Yes. You do not need a court order to leave. You are entitled to leave your home for your own safety.
However, leaving without a plan can create complications:
- Taking children with you: In Ontario, if you and the other parent have shared parenting and you leave with the children without consent or a court order, the other parent may seek an urgent order for their return. The situation is different if you are fleeing abuse — document everything and tell a lawyer as soon as possible.
- Taking property: You are generally entitled to take your personal belongings and necessities. Removing shared property or all the money from joint accounts is more complicated and can affect you later in property proceedings.
- Your home: If you leave the shared home, you do not automatically give up your legal rights to it. But leaving without an exclusive possession order may make it harder to return. Get legal advice before you leave if possible.
Confidentiality: Protecting Your Location
If you are worried the other party will find out where you are staying, there are legal mechanisms to protect that information:
- Address confidentiality: You can ask the court to keep your address confidential from the opposing party. Court forms have a section for this.
- Service through a lawyer: If you are being represented, communications and documents can go to your lawyer's address rather than your own.
- Court registrar protections: In some circumstances, information in court files can be sealed or restricted.
Tell your lawyer about your safety concerns regarding your address at the first meeting. This shapes how your file is managed from day one.
Financial Safety During Separation
Abusive partners often exert financial control. Before or as you leave:
- Open your own bank account in your own name at a different institution if possible.
- Keep copies of financial documents — tax returns, bank statements, property records, pay stubs — somewhere safe outside the home (a trusted friend, a secure cloud account, your lawyer's office).
- Know what support you may be entitled to — you may qualify for child support, spousal support, or both. A lawyer can give you an early estimate.
Children's Safety and Family Violence Under the Law
Ontario courts and the Divorce Act both require judges to consider family violence when making decisions about children.

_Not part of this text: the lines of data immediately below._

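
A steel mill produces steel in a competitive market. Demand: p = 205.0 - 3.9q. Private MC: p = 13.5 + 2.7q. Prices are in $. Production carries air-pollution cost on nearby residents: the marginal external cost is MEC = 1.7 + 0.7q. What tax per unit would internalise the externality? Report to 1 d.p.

Social marginal cost = private MC + MEC = 15.2 + 3.4q.
Set SMC = demand: 15.2 + 3.4q = 205.0 - 3.9q → q* = 26.0000.
The Pigouvian tax equals MEC at q*: 1.7 + 0.7×26.0000 = 19.9000.

tax = $19.9 per unit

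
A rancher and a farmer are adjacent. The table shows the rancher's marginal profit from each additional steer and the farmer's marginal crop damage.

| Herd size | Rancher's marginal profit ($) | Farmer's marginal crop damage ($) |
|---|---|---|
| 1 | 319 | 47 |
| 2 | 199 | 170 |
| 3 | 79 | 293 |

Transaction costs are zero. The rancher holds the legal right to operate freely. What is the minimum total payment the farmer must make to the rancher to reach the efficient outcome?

Left alone the rancher would choose level 3 (marginal profit stays positive).
Efficient level: k* = 2 (marginal profit ≥ marginal crop damage through 2).
The farmer must at least cover the rancher's forgone profit from cutting 3→2: 79 = 79.

$79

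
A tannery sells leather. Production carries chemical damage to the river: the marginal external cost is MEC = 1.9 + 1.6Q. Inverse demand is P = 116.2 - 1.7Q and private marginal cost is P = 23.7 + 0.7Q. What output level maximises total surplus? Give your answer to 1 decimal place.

Social marginal cost = private MC + MEC = 25.6 + 2.3Q.
Set SMC = demand: 25.6 + 2.3Q = 116.2 - 1.7Q → Q* = 22.6500.

Q* = 22.7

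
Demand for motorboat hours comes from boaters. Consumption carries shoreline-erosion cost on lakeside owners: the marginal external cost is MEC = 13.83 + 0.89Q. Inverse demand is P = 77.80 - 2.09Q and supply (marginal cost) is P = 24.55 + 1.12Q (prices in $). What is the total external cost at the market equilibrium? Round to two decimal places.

Market equilibrium (private): 24.55 + 1.12Q = 77.80 - 2.09Q → Q_m = 16.5888.
Total external cost = ∫₀^{Q_m} (13.83 + 0.89Q) dQ = 13.83×16.5888 + ½×0.89×16.5888² = 351.8819.

$351.88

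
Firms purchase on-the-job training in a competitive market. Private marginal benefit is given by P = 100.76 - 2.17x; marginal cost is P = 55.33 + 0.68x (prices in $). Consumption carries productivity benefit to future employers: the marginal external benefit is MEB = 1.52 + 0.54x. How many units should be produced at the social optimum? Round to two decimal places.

x* = 20.32

Social marginal benefit = demand + MEB = 102.28 - 1.63x.
Set SMB = MC: 102.28 - 1.63x = 55.33 + 0.68x → x* = 20.3247.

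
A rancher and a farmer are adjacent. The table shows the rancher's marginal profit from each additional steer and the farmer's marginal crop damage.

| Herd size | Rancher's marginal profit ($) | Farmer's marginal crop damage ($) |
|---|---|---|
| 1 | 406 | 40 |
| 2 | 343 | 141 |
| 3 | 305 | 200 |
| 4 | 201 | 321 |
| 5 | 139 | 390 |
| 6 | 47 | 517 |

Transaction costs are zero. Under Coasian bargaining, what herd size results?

Bargaining reaches the level where marginal profit last exceeds marginal crop damage.
That holds through level 3 (305 ≥ 200) but not at 4 (201 < 321).

3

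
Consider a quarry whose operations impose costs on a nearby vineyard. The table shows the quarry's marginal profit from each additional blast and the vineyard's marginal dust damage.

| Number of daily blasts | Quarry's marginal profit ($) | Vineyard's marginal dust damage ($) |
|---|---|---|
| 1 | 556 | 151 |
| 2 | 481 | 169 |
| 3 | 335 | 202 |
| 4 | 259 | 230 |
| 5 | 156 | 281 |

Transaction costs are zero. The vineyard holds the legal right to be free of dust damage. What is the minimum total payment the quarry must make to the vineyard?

Efficient level: marginal profit ≥ marginal dust damage through level 4, so k* = 4.
With the vineyard holding the right, the quarry must at least compensate total damage at k*: 151 + 169 + 202 + 230 = 752.

$752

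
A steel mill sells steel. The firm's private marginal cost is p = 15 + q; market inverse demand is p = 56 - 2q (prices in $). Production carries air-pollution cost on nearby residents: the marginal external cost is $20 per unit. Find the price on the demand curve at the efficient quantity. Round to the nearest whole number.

P = $42

Social marginal cost = private MC + MEC = 35 + q.
Set SMC = demand: 35 + q = 56 - 2q → q* = 7.0000.
Consumer price on the demand curve at q*: 56 − 2×7.0000 = 42.0000.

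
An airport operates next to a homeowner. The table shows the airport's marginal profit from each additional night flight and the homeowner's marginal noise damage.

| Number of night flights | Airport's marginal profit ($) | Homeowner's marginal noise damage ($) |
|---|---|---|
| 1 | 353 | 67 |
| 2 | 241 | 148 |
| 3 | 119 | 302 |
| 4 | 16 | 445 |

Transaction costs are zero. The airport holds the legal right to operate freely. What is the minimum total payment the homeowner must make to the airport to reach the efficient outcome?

Left alone the airport would choose level 4 (marginal profit stays positive).
Efficient level: k* = 2 (marginal profit ≥ marginal noise damage through 2).
The homeowner must at least cover the airport's forgone profit from cutting 4→2: 119 + 16 = 135.

$135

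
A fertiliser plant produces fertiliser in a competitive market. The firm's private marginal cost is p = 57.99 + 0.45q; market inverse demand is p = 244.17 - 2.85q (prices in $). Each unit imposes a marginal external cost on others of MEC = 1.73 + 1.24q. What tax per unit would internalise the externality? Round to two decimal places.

Social marginal cost = private MC + MEC = 59.72 + 1.69q.
Set SMC = demand: 59.72 + 1.69q = 244.17 - 2.85q → q* = 40.6278.
The Pigouvian tax equals MEC at q*: 1.73 + 1.24×40.6278 = 52.1085.

tax = $52.11 per unit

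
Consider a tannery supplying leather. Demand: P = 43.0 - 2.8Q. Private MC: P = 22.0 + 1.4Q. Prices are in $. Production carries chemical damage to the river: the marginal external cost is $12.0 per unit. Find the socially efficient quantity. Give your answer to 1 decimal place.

Social marginal cost = private MC + MEC = 34.0 + 1.4Q.
Set SMC = demand: 34.0 + 1.4Q = 43.0 - 2.8Q → Q* = 2.1429.

Q* = 2.1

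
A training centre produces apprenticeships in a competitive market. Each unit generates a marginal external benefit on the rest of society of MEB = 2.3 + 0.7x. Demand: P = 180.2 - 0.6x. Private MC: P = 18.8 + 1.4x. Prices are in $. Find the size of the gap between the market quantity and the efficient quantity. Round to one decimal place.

45.2 units

Market equilibrium (private): 18.8 + 1.4x = 180.2 - 0.6x → x_m = 80.7000.
Social marginal cost = private MC − MEB = 16.5 + 0.7x.
Set SMC = demand: 16.5 + 0.7x = 180.2 - 0.6x → x* = 125.9231.
Gap = |80.7000 − 125.9231| = 45.2231.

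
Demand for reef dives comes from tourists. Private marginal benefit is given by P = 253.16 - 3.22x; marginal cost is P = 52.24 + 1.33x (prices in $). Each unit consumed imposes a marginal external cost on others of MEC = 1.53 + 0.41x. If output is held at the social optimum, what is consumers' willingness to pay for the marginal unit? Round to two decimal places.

P = $123.72

Social marginal benefit = demand − MEC = 251.63 - 3.63x.
Set SMB = MC: 251.63 - 3.63x = 52.24 + 1.33x → x* = 40.1996.
Consumer price on the demand curve at x*: 253.16 − 3.22×40.1996 = 123.7173.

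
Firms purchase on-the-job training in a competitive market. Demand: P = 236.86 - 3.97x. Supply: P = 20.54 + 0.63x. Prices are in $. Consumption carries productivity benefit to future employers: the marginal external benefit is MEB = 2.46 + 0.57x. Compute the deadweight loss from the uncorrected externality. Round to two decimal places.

DWL = $106.26

Market equilibrium (private): 20.54 + 0.63x = 236.86 - 3.97x → x_m = 47.0261.
Social marginal benefit = demand + MEB = 239.32 - 3.40x.
Set SMB = MC: 239.32 - 3.40x = 20.54 + 0.63x → x* = 54.2878.
Height of the DWL triangle at x_m is SMB(x_m) − MC(x_m) = MEB(x_m) = 29.2649.
DWL = ½ × 7.2617 × 29.2649 = 106.2565.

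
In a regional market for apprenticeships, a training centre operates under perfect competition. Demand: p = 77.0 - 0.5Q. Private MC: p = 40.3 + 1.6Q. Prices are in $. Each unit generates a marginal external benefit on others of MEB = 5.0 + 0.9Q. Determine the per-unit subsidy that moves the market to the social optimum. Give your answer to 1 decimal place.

Social marginal cost = private MC − MEB = 35.3 + 0.7Q.
Set SMC = demand: 35.3 + 0.7Q = 77.0 - 0.5Q → Q* = 34.7500.
The Pigouvian subsidy equals MEB at Q*: 5.0 + 0.9×34.7500 = 36.2750.

subsidy = $36.3 per unit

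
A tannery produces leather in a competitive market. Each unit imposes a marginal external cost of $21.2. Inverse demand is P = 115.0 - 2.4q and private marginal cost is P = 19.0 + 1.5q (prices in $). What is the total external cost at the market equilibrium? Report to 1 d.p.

$521.8

Market equilibrium (private): 19.0 + 1.5q = 115.0 - 2.4q → q_m = 24.6154.
Total external cost = MEC × q_m = 21.2 × 24.6154 = 521.8465.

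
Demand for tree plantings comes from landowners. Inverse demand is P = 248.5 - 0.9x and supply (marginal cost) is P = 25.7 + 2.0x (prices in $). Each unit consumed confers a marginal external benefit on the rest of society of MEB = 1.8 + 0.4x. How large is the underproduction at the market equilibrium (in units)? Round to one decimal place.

Market equilibrium (private): 25.7 + 2.0x = 248.5 - 0.9x → x_m = 76.8276.
Social marginal benefit = demand + MEB = 250.3 - 0.5x.
Set SMB = MC: 250.3 - 0.5x = 25.7 + 2.0x → x* = 89.8400.
Gap = |76.8276 − 89.8400| = 13.0124.

13.0 units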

Relevant factors include:
- The nature and seriousness of the violence.
- Whether there is a pattern of coercive or controlling behaviour.
- How the violence affects the children, including whether they witnessed it.
- Whether any safety measures — such as supervised parenting time or exchanges at a neutral location — are needed.
If there has been family violence, your family lawyer will help you present that evidence in a way that the court can act on it. Do not minimize what happened — it is legally relevant.
Frequently asked questions
Can I take my children with me when I leave?
Generally, yes — you are entitled to have your children with you. But if you leave the province or plan to prevent the other parent from having any contact, speak to a lawyer first. The legal analysis depends on whether existing parenting orders are in place and the urgency of the safety risk.
What if I cannot afford a lawyer right now?
Legal Aid Ontario provides help to low-income individuals in domestic violence situations — eligibility and coverage vary, so contact them directly. Many family lawyers also offer unbundled services (help with specific steps rather than the whole case) to manage costs. Treadstone Law offers flat-fee services with transparent pricing.
Do I have to prove the abuse in court?
You do not need a conviction or police report. Courts assess evidence on the civil standard — whether it is more likely than not that the conduct occurred. Your own sworn affidavit is evidence. Corroborating records (medical notes, texts, photos, witness accounts) help.
Can the abusive partner get parenting time even after I leave?
Possibly, yes — the court's goal is to serve the children's best interests, and that sometimes includes some form of contact with both parents. But if there has been violence, the court can order supervised parenting time, exchanges at a safe location, or in serious cases, no unsupervised contact at all.